Reputed mobster Angelo “The Horn” Prisco, 66, also took part in the chat, authorities said.

Prisco has been free on parole since 2002, after his politically connected attorney contacted officials in the administration of then-Gov. Jim McGreevey.

Prisco’s name also surfaced when Seagal revealed that he had contacted a top organized-crime “peacemaker” in 2003 to get protection from the Gambino crime family. The indictment said that Visconti visited Cappelli’s competitor, identified only as “EM,” at his Brooklyn shop and made it clear he had to pull out of the specified contract.

By the way, look for Seagal’s new blues album, coming soon!

Thursday, February 23rd, 2006

Insert The Distinctive Law & Order “Donk Donk” Here

If you have people in from out of town, feel free to send them down to the federal courthouse:

Miami real-estate agent Claude Attia wanted to do something meaningful during his few days in New York.

So he wandered into the Manhattan federal courthouse — and smack into John “Junior” Gotti’s sensational trial on its most explosive day of testimony.

“I told them downstairs I wanted to see something interesting. They sent me up here,” the 45-year-old Frenchman said.

His jaw dropped when he saw platinum-blond Victoria Gotti, who showed up for court wearing a waist-length sable fur coat, skintight blue jeans and her signature oversized Louis Vuitton bag. She hunched silently in the second row with her fire-engine-red-haired sister, Angel, and family matriarch Victoria Sr.

“These people want to be like Al Capone!” he said, shocked.

Attia wasn’t the only wayward tourist who made his way into the gallery — and he certainly wasn’t the only one stunned by the display.

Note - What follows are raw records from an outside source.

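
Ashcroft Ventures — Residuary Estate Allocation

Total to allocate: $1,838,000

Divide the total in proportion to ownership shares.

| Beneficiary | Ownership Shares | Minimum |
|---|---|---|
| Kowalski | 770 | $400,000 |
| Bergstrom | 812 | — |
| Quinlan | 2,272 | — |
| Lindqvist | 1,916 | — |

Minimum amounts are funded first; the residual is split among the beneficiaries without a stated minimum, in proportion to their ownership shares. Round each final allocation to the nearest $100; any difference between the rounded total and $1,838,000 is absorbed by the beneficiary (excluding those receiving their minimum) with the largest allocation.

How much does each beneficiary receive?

Guaranteed amounts: Kowalski $400,000. Balance $1,438,000.
Balance split over remaining ownership shares 5,000: Bergstrom 233,531.20 → $233,500; Quinlan 653,427.20 → $653,400; Lindqvist 551,041.60 → $551,000.
Rounding difference +$100 applied to Quinlan → $653,500.

Kowalski: $400,000; Bergstrom: $233,500; Quinlan: $653,500; Lindqvist: $551,000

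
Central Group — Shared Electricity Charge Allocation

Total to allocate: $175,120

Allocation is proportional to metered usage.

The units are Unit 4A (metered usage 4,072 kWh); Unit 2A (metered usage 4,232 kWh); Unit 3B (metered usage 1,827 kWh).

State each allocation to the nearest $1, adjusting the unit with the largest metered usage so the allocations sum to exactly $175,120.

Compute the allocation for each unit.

Combined metered usage = 4,072 + 4,232 + 1,827 = 10,131.
Pro-rata amounts: Unit 4A 70,386.80; Unit 2A 73,152.49; Unit 3B 31,580.72.
After rounding ($1): Unit 4A $70,387; Unit 2A $73,152; Unit 3B $31,581. Sum = $175,120.
Rounded total matches; no reconciliation needed.

Unit 4A: $70,387 · Unit 2A: $73,152 · Unit 3B: $31,581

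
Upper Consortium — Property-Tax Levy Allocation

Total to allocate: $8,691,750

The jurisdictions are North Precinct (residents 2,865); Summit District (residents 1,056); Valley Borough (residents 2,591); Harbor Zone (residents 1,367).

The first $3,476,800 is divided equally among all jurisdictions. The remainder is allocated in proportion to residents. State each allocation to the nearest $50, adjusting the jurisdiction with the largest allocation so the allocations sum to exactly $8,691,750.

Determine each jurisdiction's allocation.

North Precinct: $2,765,450; Summit District: $1,568,150; Valley Borough: $2,584,150; Harbor Zone: $1,774,000

Equal tier: $3,476,800 ÷ 4 = $869,200 apiece.
Remainder $5,214,950 by residents (total 7,879): North Precinct 1,896,285.28 → $1,896,300; Summit District 698,944.94 → $698,950; Valley Borough 1,714,930.25 → $1,714,950; Harbor Zone 904,789.52 → $904,800.
Rounding difference −$50 on remainder applied to North Precinct.
Totals: North Precinct $869,200 + $1,896,250 = $2,765,450; Summit District $869,200 + $698,950 = $1,568,150; Valley Borough $869,200 + $1,714,950 = $2,584,150; Harbor Zone $869,200 + $904,800 = $1,774,000.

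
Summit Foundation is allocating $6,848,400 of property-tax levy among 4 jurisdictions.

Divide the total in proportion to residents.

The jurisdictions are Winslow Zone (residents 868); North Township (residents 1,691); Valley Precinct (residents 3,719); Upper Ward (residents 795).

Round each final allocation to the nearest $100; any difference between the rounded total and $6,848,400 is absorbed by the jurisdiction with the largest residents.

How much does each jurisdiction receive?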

“It’s like watching ‘The Godfather’ all over again,” said star-struck Ian McNeilly, 54, a lawyer visiting from Sydney, Australia. “In Australia, we have more white-collar crime than hit men.”

And the show is not just for tourists:

Manny Diaz, a court-case buff, traveled all the way from The Bronx to catch a glimpse of the action.

“I’ve always admired John Sr.,” said the 47-year-old recovering drug addict, who attends trials to keep himself clean. “I’ve always liked the Gottis, too. But I don’t like Victoria’s show. I think it’s propaganda.”